Coben is one of the crime writers I enjoy who is probably more mainstream than some of the authors I read. Chances are that after 24 or 25 books, you’ve happened on at least of couple of his titles when browsing the crime section of your local bookshop. He’s written a series of 10 books featuring  Myron Bolitar that has now digressed into a series of 2 so far, starring Myron’s nephew, Mickey. All of his other books are standalones, including this 2003 effort, No Second Chance.

Over the past year, I have maybe read 4 or 5 Coben’s as he is an author that my wife enjoys. This time around I grabbed this from her as she was struggling a bit to muddle through it. It’s been on the go for a couple of months, picked-up, put down, read a chapter, leave it for a week. When the reading is that spasmodic and interrupted, it’s easy to lose the thread and any interest you may have in the tale barely registers on the barometer.

Well having gained possession, I read about 200 pages on the first day, 100-odd on the second and the last 90 on the third, avoiding the pitfall that my wife had fallen into.   

Verdict....... fast, interesting, enjoyable, likeable characters – including one of the rogues of the piece, a story that whilst stretching the bounds of believability didn’t transgress too far into the realms of fantasy to make me hit the switch to the off button.  Not the best of his I have read, but not the worst either. It was a decent enough filler, that won’t probably remain long in the memory but served a purpose until hopefully the next great read, happens along. Everything was kind of wrapped up nice and neatly at the end, which ironically irritates me just a little bit. If only life turned out like a Harlan Coben book, we’d all probably sleep a lot better in our beds at night, most of the time at least.

3 from 5

My/our copy was second hand and I’m unsure where or when I acquired it, not too recently that’s for sure.



  1. Harlan Coben and I don't get along well. Too mainstream for me.

    1. I can fully understand that, though I have started to read a lot more mainstream than I ever used to. I would tire quickly if this type of thing was all I was reading. Sometimes it does make a change from being immersed in bleak, dark, edgy stuff.
      If I'm honest, I kind of like a lot of mid-list authors or below, the ones that don't figure on everyone's radar.
      My wife likes Coben, so it's nice to compare notes on books we have both read. She probably reads 10% the volume I do.
      She is more of a social animal than me insofar as she will make conversation and watch TV with the family, whereas I'm the cranky old git in the corner with his head in a book!

  2. Now this is why I am afraid to read Harlan Coben: "Harlan Coben's terrifying explorations of the worst of fears". But... Your review makes it sound like I may be able to handle this one.

    Have you read his book Tell No One? I saw the movie (French) and it is great. Rewatchable. So I may try that one. And he has a series about a sports agent that he started with... and I have one of those (the first one of course).

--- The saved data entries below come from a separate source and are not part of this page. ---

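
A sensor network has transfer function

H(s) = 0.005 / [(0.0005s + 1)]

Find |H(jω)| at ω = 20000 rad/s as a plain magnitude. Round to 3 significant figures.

0.000498

At ω = 20000 rad/s:
pole (1 + j20000·0.0005) = 1 + j10 → |·| ≈ 10.05, ∠ ≈ 84.29°
|H| = 0.005 · 1 / (10.05) ≈ 0.00049751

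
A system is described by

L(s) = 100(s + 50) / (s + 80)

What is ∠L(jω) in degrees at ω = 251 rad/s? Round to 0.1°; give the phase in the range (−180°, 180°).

At s = jω = j251:
zero (s+50): 50 + j251 → |·| = √(50²+251²) = √65501 ≈ 255.93, ∠ = arctan(251/50) ≈ 78.73°
pole (s+80): 80 + j251 → |·| = √(80²+251²) = √69401 ≈ 263.44, ∠ = arctan(251/80) ≈ 72.32°
∠L = 78.73° − 72.32° = 6.41°

6.4°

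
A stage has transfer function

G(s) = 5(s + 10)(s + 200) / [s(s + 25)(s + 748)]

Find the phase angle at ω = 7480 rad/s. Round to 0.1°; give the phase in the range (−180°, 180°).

At s = jω = j7480:
zero (s+10): 10 + j7480 → |·| = √(10²+7480²) = √55950500 ≈ 7480, ∠ = arctan(7480/10) ≈ 89.92°
zero (s+200): 200 + j7480 → |·| = √(200²+7480²) = √55990400 ≈ 7482.7, ∠ = arctan(7480/200) ≈ 88.47°
pole (s+25): 25 + j7480 → |·| = √(25²+7480²) = √55951025 ≈ 7480, ∠ = arctan(7480/25) ≈ 89.81°
pole (s+748): 748 + j7480 → |·| = √(748²+7480²) = √56509904 ≈ 7517.3, ∠ = arctan(7480/748) ≈ 84.29°
pole at origin: |s| = 7480, ∠ = 90.00° (in denominator)
∠G = 178.39° − 264.10° = -85.71°

-85.7°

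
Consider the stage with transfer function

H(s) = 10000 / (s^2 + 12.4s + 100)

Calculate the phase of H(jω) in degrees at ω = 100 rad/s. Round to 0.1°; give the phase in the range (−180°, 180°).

-172.9°

At s = jω = j100:
quadratic: (j100)² + 12.4·j100 + 100 = -9900 + j1240 → |·| ≈ 9977.4, ∠ ≈ 172.86°
∠H = 0.00° − 172.86° = -172.86°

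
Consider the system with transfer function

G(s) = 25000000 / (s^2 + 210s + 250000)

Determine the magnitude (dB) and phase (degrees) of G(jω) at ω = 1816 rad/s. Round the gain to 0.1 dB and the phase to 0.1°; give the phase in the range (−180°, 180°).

18.2 dB, -172.9°

At s = jω = j1816:
quadratic: (j1816)² + 210·j1816 + 250000 = -3047856 + j381360 → |·| ≈ 3.0716e+06, ∠ ≈ 172.87°
|G| = 25000000 / 3.0716e+06 ≈ 8.1391
Gain = 20 log₁₀(8.1391) ≈ 18.21 dB
∠G = 0.00° − 172.87° = -172.87°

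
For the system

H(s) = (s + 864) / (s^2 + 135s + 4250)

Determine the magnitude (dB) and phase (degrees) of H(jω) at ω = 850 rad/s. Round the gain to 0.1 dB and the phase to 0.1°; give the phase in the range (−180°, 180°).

Substitute s = j850:
Numerator: (j850) + 864 = 864 + j850
Denominator: (j850)^2 + 135(j850) + 4250 = -718250 + j114750
|N| = √(864² + 850²) ≈ 1212, ∠N ≈ 44.53°
|D| = √(718250² + 114750²) ≈ 7.2736e+05, ∠D ≈ 170.92°
|H| = 1212 / 7.2736e+05 ≈ 0.0016663
Gain = 20 log₁₀(0.0016663) ≈ -55.56 dB
∠H = 44.53° − 170.92° = -126.39°

-55.6 dB, -126.4°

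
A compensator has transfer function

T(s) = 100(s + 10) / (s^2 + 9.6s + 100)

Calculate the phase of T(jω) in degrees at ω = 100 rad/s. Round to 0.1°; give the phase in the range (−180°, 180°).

At s = jω = j100:
zero (s+10): 10 + j100 → |·| = √(10²+100²) = √10100 ≈ 100.5, ∠ = arctan(100/10) ≈ 84.29°
quadratic: (j100)² + 9.6·j100 + 100 = -9900 + j960 → |·| ≈ 9946.4, ∠ ≈ 174.46°
∠T = 84.29° − 174.46° = -90.17°

-90.2°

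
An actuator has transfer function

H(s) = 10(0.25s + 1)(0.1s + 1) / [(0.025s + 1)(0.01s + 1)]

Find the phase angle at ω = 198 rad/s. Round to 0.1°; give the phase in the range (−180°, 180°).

At ω = 198 rad/s:
zero (1 + j198·0.25) = 1 + j49.5 → |·| ≈ 49.51, ∠ ≈ 88.84°
zero (1 + j198·0.1) = 1 + j19.8 → |·| ≈ 19.825, ∠ ≈ 87.11°
pole (1 + j198·0.025) = 1 + j4.95 → |·| ≈ 5.05, ∠ ≈ 78.58°
pole (1 + j198·0.01) = 1 + j1.98 → |·| ≈ 2.2182, ∠ ≈ 63.20°
∠H = (88.84° + 87.11°) − (78.58° + 63.20°) = 34.17°

34.2°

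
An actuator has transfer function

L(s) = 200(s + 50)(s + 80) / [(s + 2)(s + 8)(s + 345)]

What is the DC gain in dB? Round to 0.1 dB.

43.2 dB

L(0) = 200·50·80 / (2·8·345) ≈ 144.93
20 log₁₀(144.93) ≈ 43.22 dB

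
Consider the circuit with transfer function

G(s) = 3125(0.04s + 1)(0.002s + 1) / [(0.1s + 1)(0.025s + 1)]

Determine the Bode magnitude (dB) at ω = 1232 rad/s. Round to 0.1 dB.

40.7 dB

At ω = 1232 rad/s:
zero (1 + j1232·0.04) = 1 + j49.28 → |·| ≈ 49.29, ∠ ≈ 88.84°
zero (1 + j1232·0.002) = 1 + j2.464 → |·| ≈ 2.6592, ∠ ≈ 67.91°
pole (1 + j1232·0.1) = 1 + j123.2 → |·| ≈ 123.2, ∠ ≈ 89.53°
pole (1 + j1232·0.025) = 1 + j30.8 → |·| ≈ 30.816, ∠ ≈ 88.14°
|G| = 3125 · 49.29 · 2.6592 / (123.2 · 30.816) ≈ 107.89
Gain = 20 log₁₀(107.89) ≈ 40.66 dB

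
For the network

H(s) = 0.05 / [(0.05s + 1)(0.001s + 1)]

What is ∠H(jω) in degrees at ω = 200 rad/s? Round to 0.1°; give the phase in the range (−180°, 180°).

-95.6°

At ω = 200 rad/s:
pole (1 + j200·0.05) = 1 + j10 → |·| ≈ 10.05, ∠ ≈ 84.29°
pole (1 + j200·0.001) = 1 + j0.2 → |·| ≈ 1.0198, ∠ ≈ 11.31°
∠H = (0°) − (84.29° + 11.31°) = -95.60°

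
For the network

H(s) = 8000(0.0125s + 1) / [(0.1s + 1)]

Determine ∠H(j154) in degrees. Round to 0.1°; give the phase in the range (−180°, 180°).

At ω = 154 rad/s:
zero (1 + j154·0.0125) = 1 + j1.925 → |·| ≈ 2.1692, ∠ ≈ 62.55°
pole (1 + j154·0.1) = 1 + j15.4 → |·| ≈ 15.432, ∠ ≈ 86.28°
∠H = (62.55°) − (86.28°) = -23.73°

-23.7°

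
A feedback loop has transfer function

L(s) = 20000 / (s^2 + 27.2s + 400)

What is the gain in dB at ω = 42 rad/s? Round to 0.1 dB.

At s = jω = j42:
quadratic: (j42)² + 27.2·j42 + 400 = -1364 + j1142.4 → |·| ≈ 1779.2, ∠ ≈ 140.05°
|L| = 20000 / 1779.2 ≈ 11.241
Gain = 20 log₁₀(11.241) ≈ 21.02 dB

21.0 dB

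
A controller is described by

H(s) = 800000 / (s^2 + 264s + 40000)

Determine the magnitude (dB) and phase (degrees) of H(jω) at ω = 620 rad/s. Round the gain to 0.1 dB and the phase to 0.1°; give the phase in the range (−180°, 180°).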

    1. Tracy, I think I have read Tell No One, but like Moira commented the titles seem interchangeable and it all becomes a bit of a blur after a while. I definitely haven't seen the film.

      I would give at least one of his a go, maybe the sports agent book, which I haven't yet tried.

  3. I have read a handful of Coben books - I thought they were fine, don't remember much about them, always happy to read another one but I never seek them out. I guess that makes them midlist in my own personal list! Not helped by the titles - I can never remember which is which, they seem interchangeable. I always think he has just another twist -and another twist - and then... and they are completely unbelievable, but they do add to the enjoyment.

    1. Moira, I'd be interested to know what fashion hints Coben gave you! You're right twist, twist and twist - unbelievable, but still kind of ok. They don't stay too long in the memory banks.